April 5 (Bloomberg) -- Gold remains an attractive investment even at record prices, fueled in part by the Federal Reserve’s $600 billion of Treasuries purchases through June, according to Bianco Research LLC in Chicago.
“I think the path of least resistance for gold is higher,” said James Bianco, the firm’s president, in a television interview on “Bloomberg Surveillance” with Tom Keene.
Gold futures for June delivery rose $19.50, or 1.4 percent, to settle at $1,452.50 on the Comex in New York, the highest closing price ever.
“Quantitative easing has been an inspiration for the massive, record speculation that we’ve seen for a lot of these commodities,” Bianco said.
Inflation may return to the economy by the end of the year, Bianco said. An end to the Fed’s asset purchases may lead to a rise in short-term yields relative to longer-term yields, Bianco said.
A difference of less than 1.5 percentage points between Treasuries maturing in two- and 10-years may hurt financial stocks, Bianco said. The gap is 2.66 percentage points, and has not been below 2.5 percentage points since Dec. 6.
“Financials are a large carry trade,” Bianco said. “They borrow at the short end of the curve, they invest at the long end of the curve.
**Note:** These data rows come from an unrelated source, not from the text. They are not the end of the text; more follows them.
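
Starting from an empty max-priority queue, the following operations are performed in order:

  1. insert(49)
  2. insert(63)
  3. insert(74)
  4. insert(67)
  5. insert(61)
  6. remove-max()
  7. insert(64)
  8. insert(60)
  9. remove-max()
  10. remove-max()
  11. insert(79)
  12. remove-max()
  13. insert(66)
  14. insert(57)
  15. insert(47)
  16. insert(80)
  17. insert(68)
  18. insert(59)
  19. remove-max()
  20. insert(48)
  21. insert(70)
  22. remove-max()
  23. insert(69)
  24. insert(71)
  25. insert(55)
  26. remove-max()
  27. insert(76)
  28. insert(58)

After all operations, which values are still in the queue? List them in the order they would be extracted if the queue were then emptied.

76 → 69 → 68 → 66 → 63 → 61 → 60 → 59 → 58 → 57 → 55 → 49 → 48 → 47

insert 49 → {49}
insert 63 → {63, 49}
insert 74 → {74, 63, 49}
insert 67 → {74, 67, 63, 49}
insert 61 → {74, 67, 63, 61, 49}
remove-max → 74; now {67, 63, 61, 49}
insert 64 → {67, 64, 63, 61, 49}
insert 60 → {67, 64, 63, 61, 60, 49}
remove-max → 67; now {64, 63, 61, 60, 49}
remove-max → 64; now {63, 61, 60, 49}
insert 79 → {79, 63, 61, 60, 49}
remove-max → 79; now {63, 61, 60, 49}
insert 66 → {66, 63, 61, 60, 49}
insert 57 → {66, 63, 61, 60, 57, 49}
insert 47 → {66, 63, 61, 60, 57, 49, 47}
insert 80 → {80, 66, 63, 61, 60, 57, 49, 47}
insert 68 → {80, 68, 66, 63, 61, 60, 57, 49, 47}
insert 59 → {80, 68, 66, 63, 61, 60, 59, 57, 49, 47}
remove-max → 80; now {68, 66, 63, 61, 60, 59, 57, 49, 47}
insert 48 → {68, 66, 63, 61, 60, 59, 57, 49, 48, 47}
insert 70 → {70, 68, 66, 63, 61, 60, 59, 57, 49, 48, 47}
remove-max → 70; now {68, 66, 63, 61, 60, 59, 57, 49, 48, 47}
insert 69 → {69, 68, 66, 63, 61, 60, 59, 57, 49, 48, 47}
insert 71 → {71, 69, 68, 66, 63, 61, 60, 59, 57, 49, 48, 47}
insert 55 → {71, 69, 68, 66, 63, 61, 60, 59, 57, 55, 49, 48, 47}
remove-max → 71; now {69, 68, 66, 63, 61, 60, 59, 57, 55, 49, 48, 47}
insert 76 → {76, 69, 68, 66, 63, 61, 60, 59, 57, 55, 49, 48, 47}
insert 58 → {76, 69, 68, 66, 63, 61, 60, 59, 58, 57, 55, 49, 48, 47}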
As long as it’s very steep they make money.” The yield curve is a measure of the differences between short-and long-term interest rates.
Policy makers should address the growth in the outstanding Treasury debt before it expands further, Bianco said.
“It’s going to be problematic as we move forward from here, especially if we continue to run big budget deficits,” Bianco said.